There is one exception to this approach. We introduced a circuit-breaker for all calls going to SAP BTP services like XSUAA and the destination service. The circuit breaker is enabled by default to protect the services and you can disable it via the enableCircuitBreaker option on the execute() methods.


This is usually not a resilience topic, but could help to improve the stability of your application. The idea behind a cache is to reduce the load caused by expensive requests. Expensive means, for example, that you need to do a lot of computation (RAM, CPU, disk I/O) or many calls to external systems. Instead of doing the work every time, the method response is stored in the cache after the first execution and taken from there afterwards. Assume a load issue where requests time out, because too many requests are sent to the system. In such a case, a cache could reduce the number of calls and therefore improve resilience.

The introduction of a cache is most effective in the following cases:

  • The execution of a method consumes a lot of resources
  • The method is a pure function, meaning the function arguments contain all the information and no hidden state affects the result of the function
  • The function is invoked multiple times for the same arguments or context
  • The system behind the cache has known downtime or limited availability mitigated by the cache

Typically, a cache implementation has an interface like this:

interface Cache<T> {
get: (key: string) => T;
set: (key: string, value: T, expires: TimeStamp) => void;
clear: () => void;

It provides methods to get, set, and clear the cached entries. The key represents the arguments passed to your cached method. It is used to set and get a value from the cache.


If your cached method relies on authentication/authorization like an HTTP call, be sure your cache preserves user isolation.

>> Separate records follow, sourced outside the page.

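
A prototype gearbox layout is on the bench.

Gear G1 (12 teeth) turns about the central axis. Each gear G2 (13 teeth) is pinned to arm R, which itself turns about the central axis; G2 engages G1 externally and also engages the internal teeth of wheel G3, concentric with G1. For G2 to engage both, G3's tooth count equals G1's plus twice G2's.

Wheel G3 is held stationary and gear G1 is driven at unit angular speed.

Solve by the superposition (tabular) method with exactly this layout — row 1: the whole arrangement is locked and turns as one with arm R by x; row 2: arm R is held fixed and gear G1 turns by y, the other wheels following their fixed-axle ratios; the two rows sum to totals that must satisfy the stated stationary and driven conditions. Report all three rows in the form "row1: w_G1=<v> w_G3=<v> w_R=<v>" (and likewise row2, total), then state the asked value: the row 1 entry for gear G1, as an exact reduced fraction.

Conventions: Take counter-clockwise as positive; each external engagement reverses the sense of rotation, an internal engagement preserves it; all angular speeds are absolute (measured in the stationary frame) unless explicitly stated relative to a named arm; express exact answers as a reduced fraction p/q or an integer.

row1: w_G1=6/25 w_G3=6/25 w_R=6/25
row2: w_G1=19/25 w_G3=-6/25 w_R=0
total: w_G1=1 w_G3=0 w_R=6/25
asked value: 6/25

topology: planetary set — G1 12T / G2 13T / G3 38T, arm = carrier (Willis)
row 1: whole set turns with the arm by x
row 2 (arm held, sun turns y): ω_ring = −(12/38)·y, ω_arm = 0
boundary: total ω_ring = x − (12/38)·y = 0 and total ω_sun = x + y = 1  ⇒  y = 19/25, x = 6/25
row 2 ring = −(12/38)·19/25 = -6/25
totals (row 1 + row 2): sun 6/25 + 19/25 = 1, ring 6/25 + (-6/25) = 0, arm 6/25 + 0 = 6/25
asked cell (row1, sun) = 6/25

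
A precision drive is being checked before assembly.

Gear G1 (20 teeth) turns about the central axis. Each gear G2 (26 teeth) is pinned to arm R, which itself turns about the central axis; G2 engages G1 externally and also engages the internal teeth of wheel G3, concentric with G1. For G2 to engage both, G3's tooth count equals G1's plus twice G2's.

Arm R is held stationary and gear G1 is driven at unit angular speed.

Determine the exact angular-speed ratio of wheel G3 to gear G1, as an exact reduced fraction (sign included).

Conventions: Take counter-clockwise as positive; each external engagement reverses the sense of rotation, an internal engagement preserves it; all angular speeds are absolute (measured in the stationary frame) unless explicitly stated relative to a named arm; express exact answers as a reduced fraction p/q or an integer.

recognized (axles ride arm R): planetary set, 20/26/72 teeth
ring teeth: 20 + 2·26 = 72
20(ω_sun−ω_arm) = −72(ω_ring−ω_arm),  ω_arm = 0, ω_sun = 1
ω_ring = 0 − (20/72)(1−0) = -5/18
ω_out/ω_in = -5/18

-5/18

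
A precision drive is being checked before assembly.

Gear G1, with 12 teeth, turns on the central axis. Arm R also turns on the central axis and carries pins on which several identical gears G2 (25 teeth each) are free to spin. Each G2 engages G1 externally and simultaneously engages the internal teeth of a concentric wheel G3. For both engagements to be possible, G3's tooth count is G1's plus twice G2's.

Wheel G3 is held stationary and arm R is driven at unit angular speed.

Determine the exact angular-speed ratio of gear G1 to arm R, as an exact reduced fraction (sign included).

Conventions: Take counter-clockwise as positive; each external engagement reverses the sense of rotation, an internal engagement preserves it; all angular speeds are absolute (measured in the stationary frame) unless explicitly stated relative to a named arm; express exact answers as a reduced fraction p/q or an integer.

37/6

class = planetary set [G3 = 12+2·25 = 62; Willis about the carrier]
ring teeth: 12 + 2·25 = 62
12(ω_sun−ω_arm) = −62(ω_ring−ω_arm),  ω_ring = 0, ω_arm = 1
ω_sun = 1 − (62/12)(0−1) = 37/6
ω_out/ω_in = 37/6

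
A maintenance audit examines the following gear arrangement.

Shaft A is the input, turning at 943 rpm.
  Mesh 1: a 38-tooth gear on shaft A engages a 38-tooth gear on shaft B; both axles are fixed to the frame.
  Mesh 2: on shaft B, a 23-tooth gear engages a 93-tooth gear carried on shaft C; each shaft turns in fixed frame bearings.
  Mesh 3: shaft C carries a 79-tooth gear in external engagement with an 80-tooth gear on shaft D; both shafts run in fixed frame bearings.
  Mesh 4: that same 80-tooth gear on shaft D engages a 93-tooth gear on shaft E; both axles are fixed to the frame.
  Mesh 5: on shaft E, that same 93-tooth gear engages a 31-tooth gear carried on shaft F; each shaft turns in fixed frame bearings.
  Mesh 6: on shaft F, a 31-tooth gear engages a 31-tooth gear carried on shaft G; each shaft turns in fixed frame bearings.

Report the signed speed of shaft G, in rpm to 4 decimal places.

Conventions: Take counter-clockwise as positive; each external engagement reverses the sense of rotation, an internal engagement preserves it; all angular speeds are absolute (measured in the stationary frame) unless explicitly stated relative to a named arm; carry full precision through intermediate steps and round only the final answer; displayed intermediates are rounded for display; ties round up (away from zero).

+594.3222 rpm

topology: fixed-axis compound train — 6 meshes, A→G
mesh 1 [38T→38T]: ω = 943.0000×38/38 = 943.0000 rpm, sense flips to −
mesh 2 [23T→93T]: ω = 943.0000×23/93 = 233.2151 rpm, sense flips to +
mesh 3 [79T→80T]: ω = 233.2151×79/80 = 230.2999 rpm, sense flips to −
mesh 4 [80T→93T]: ω = 230.2999×80/93 = 198.1074 rpm, sense flips to +
mesh 5 [93T→31T]: ω = 198.1074×93/31 = 594.3222 rpm, sense flips to −
mesh 6 [31T→31T]: ω = 594.3222×31/31 = 594.3222 rpm, sense flips to +
signed output speed = +594.3222 rpm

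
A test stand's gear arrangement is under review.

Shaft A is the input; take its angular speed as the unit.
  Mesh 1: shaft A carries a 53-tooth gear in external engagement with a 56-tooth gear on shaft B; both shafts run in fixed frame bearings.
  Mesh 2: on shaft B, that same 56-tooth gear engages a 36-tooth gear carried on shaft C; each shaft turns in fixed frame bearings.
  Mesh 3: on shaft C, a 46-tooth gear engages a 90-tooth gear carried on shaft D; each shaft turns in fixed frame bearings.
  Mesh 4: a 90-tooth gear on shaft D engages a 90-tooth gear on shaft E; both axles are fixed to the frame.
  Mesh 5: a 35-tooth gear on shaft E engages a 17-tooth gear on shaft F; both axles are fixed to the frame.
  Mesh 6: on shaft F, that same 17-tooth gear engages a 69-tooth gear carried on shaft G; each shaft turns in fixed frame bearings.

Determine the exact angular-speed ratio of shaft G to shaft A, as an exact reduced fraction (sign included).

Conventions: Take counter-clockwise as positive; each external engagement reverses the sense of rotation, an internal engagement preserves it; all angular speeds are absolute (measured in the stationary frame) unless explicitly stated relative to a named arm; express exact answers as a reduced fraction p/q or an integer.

class = fixed-axis compound train [6 meshes; 6 ratios multiply, 6 sense flips]
mesh 1 [53T→56T]: running ratio 53/56, sense −
mesh 2 [56T→36T]: running ratio 53/36, sense +
mesh 3 [46T→90T]: running ratio 1219/1620, sense −
mesh 4 [90T→90T]: running ratio 1219/1620, sense +
mesh 5 [35T→17T]: running ratio 8533/5508, sense −
mesh 6 [17T→69T]: running ratio 371/972, sense +
ω_out/ω_in = 371/972

371/972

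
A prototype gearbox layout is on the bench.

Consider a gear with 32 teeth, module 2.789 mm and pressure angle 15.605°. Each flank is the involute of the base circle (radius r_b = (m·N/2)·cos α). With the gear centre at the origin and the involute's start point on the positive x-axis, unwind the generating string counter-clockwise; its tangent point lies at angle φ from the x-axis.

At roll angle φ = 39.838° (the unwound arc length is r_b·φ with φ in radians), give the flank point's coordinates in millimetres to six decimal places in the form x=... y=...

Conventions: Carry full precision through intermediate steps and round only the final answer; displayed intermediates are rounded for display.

x=52.145878 y=4.586886

topology: single-mesh involute geometry — m = 2.789, N = 32
pitch radius r_p = m·N/2 = 2.789·32/2 = 44.624000
base radius r_b = r_p·cos α = 44.624000·cos 15.605° = 42.979119
roll angle φ = 39.838° = 0.69530427 rad
x = r_b·(cos φ + φ·sin φ) = 52.145878
y = r_b·(sin φ − φ·cos φ) = 4.586886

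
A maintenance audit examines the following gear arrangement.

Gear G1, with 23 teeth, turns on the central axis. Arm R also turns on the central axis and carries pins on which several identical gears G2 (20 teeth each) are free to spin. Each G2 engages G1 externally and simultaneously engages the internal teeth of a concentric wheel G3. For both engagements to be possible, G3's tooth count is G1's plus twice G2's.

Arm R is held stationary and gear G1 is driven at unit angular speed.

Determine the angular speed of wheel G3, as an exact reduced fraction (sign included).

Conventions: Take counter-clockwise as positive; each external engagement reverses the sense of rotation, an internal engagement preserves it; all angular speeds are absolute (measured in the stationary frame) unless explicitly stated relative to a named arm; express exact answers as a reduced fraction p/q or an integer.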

This means that the cache key must include the user making the request. Also, ensure that it is not possible to manipulate the cache key generation to retrieve results related to other users. The same rules apply if you create a multi-tenant application with respect to tenant isolation.

Note that the opossum circuit-breaker also provides a cache option.


In electronics, a circuit breaker is a safety device that prevents your wires from melting in case of too much power consumption. In software development, the circuit-breaker does not protect actual wires from melting but resources from overloading while helping them recover. You should include a circuit-breaker if:

  • The resource is essential in your infrastructure and should be protected.
  • The resource reacts poorly to heavy load.
  • Your application creates a high number of requests.

Circuit-breakers are typically used for HTTP requests and behave in the following way:

  • The circuit-breaker monitors the HTTP requests and tracks failing and successful requests.
  • The circuit-breaker calculates an average percentage of failing requests.
  • If this average is above some threshold, the breaker opens.
  • From this moment on, requests are immediately blocked and not executed. This prevents the system from getting too many requests if it is in an unhealthy state.
  • After a reset time the breaker closes and requests can reach the target system again.

Many circuit breakers do not go into a completely closed state but go into a half-open state. In this state, every failing request will directly cause the breaker to open again. The reason for this is, that you do not overburden systems in the recovery phase.

Typical parameters to configure a circuit-breaker are:

  • "failure threshold": Failure rate above which the circuit-breaker will open.
  • "reset timeout": The time after which the circuit-breaker will close.
  • Fallback: Some alternative actions you want to perform when the breaker is open.
  • Options to calculate the failure rate.

You can find an example using the opossum circuit-breaker here.


Another approach to add resilience to your application is to retry failed requests. For retries, there are libraries available like async-retry which make every asynchronous function perform some retries if they do not resolve. However, this pattern needs to be used with caution, because it is often mitigating a problem that should be solved properly. Also, if something fails consistently, it does not help to press the same button multiple times. You should consider some rules for implementing retries:

  • The error should be the exception, not the default.
  • The error should happen randomly so a second call has a high likelihood of giving something.
  • The source of the error is out of your domain to fix.
  • Consistent errors should not trigger a retry. For example, an HTTP request failing with 401 should not trigger a retry because the user is simply unauthorized.
  • The number of retries should be limited to a low digit number. There should be some appropriate waiting time between retries.

Typical options for a retry library are:

  • Retries: How many attempts should be made.
  • "minimum timeout": Initial waiting time for the first retry.
  • "maximum timeout": What is the maximal time for all retries to execute.
  • Distribution: How the retries are distributed over time. An exponential waiting time is a good option. Also, adding some random time deviation is distributing the load of parallel retries.
  • Bail: An option to stop the retry for certain failure cases is useful in many cases.

You can find an example using the async-retry library here.


If you use retries together with a circuit-breaker, choose the options for the two accordingly. The waiting time between requests of the retry should be large enough not to trigger the circuit-breaker to open.